うせもの仮称
モブ視点
俺の友人はちょっと不思議だ。
数学なんて論理的なものが得意な割に、七不思議みたいな非科学的なものに興味があったりする。
目元まで覆い隠してしまいそうな重めの前髪がその隙間から覗く目つきの悪い瞳と相まって薄暗い印象を与えるのに、本人は男テニの次期部長と目されていたりする。
そのギャップが面白くてよくちょっかいを出しているのは、紛れもない事実なのだが。
次の授業は音楽で、移動教室だった。
日吉は音楽が苦手で、渋い顔をしながら俺の隣を歩いている。アルトリコーダーが吹けないからって死ぬわけじゃない、って話をすごく真面目にしながら特別教室棟につながる渡り廊下に足を踏み入れた。
反対側から見覚えのある人が近付いてきた。その堂々とした出で立ちと、華やかな容姿は見間違えようもない、生徒会長の跡部先輩だった。
「跡部部長」
日吉の声で、ああ、そういやテニス部部長もこの人だったなあ、と思う。文武両道。天はこの人には何物与えたんだろうか。
取り留めもない考えを巡らせていると、跡部先輩は俺たちの、正確には日吉の前で立ち止まった。
「次は音楽か?」
「そうです」
「お前苦手じゃなかったか?」
「そうですよ、始まる前から憂鬱です」
「あーん?俺様が手取り足取り教えてやろうか?」
「要りません」
「そうかよ」
ポンポンと小気味よいテンポで織り成す会話自体は仲の良い先輩後輩のようで微笑ましい。ただ、その、なんというか、二人の話す距離がやけに近かったり、会話の合間合間に髪を撫でる手つきが見ていて妙にザワザワとした。
「ま、精々頑張るこったな若。それに──も。」
突然呼ばれた自分の名字に思わず肩が跳ねた。
「ど、どうして俺の名前を...?」
「あーん?生徒会長が生徒の名前覚えてねぇわけないだろうが」
それに。と続けながら、視線を少しだけ俺から外して、撫でられた髪のハネを手ぐしで直している日吉に目を向ける跡部先輩。
「若の友人なら、尚更な」
にこりと浮かべられた笑顔も、言われた内容も、けして特異なものでは無いはずなのに、背筋に何やら冷たいものが走るのは止められなかった。
「はっ、そう、ですか」
「音楽室遠いので、さすがにもう行きますよ」
「ああ、それじゃあな」
後ろ手にヒラヒラと手を振りながらこの場を去っていく跡部先輩も、行くぞ、と荷物を持ち直しながら声をかける日吉の様子も、どちらもとても日常的だ。
とっとと歩き出した日吉に早足で廊下をかけて追いつく。
「なあ日吉、跡部先輩っていつもあんな感じなのか?」
「あんなってどんなだよ」
「いや、なんか、近くねえ?」
「あー、んー、帰国子女なんてそんなもんじゃないのか?」
日吉は少し潔癖の気がある。常にウェットティッシュを持ち歩いていて、人からの接触をあまり好まない。

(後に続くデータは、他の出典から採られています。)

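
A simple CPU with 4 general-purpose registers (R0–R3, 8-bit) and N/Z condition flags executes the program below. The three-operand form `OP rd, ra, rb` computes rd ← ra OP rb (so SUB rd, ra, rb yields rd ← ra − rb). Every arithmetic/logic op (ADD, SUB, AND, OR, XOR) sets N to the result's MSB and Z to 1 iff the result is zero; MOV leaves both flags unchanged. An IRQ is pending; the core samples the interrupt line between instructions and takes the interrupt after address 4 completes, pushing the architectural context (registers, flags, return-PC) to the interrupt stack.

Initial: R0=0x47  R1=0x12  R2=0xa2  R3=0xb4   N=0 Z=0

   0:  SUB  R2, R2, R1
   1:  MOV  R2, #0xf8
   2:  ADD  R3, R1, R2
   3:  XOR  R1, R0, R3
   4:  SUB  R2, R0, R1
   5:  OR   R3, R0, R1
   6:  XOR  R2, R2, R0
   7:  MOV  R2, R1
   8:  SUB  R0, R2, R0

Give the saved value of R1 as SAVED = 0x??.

SAVED = 0x4d

after  0: R0=0x47 R1=0x12 R2=0x90 R3=0xb4  N=1 Z=0
after  1: R0=0x47 R1=0x12 R2=0xf8 R3=0xb4  N=1 Z=0
after  2: R0=0x47 R1=0x12 R2=0xf8 R3=0x0a  N=0 Z=0
after  3: R0=0x47 R1=0x4d R2=0xf8 R3=0x0a  N=0 Z=0
after  4: R0=0x47 R1=0x4d R2=0xfa R3=0x0a  N=1 Z=0
-- IRQ taken; context saved, return-PC = 5 --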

前にサラサラの日吉の髪質が羨ましくて、触ってもいいかと尋ねたことがあった。
その時は心底が意味が分からないという顔で「え?」と聞き返されたので未遂に終わったのだが。
なあ日吉。跡部先輩には普通に触らせてたよな、帰国子女だからって理由でそんな割りきれるもんなんだろうか。
やっぱり、俺の友人はちょっと不思議だ。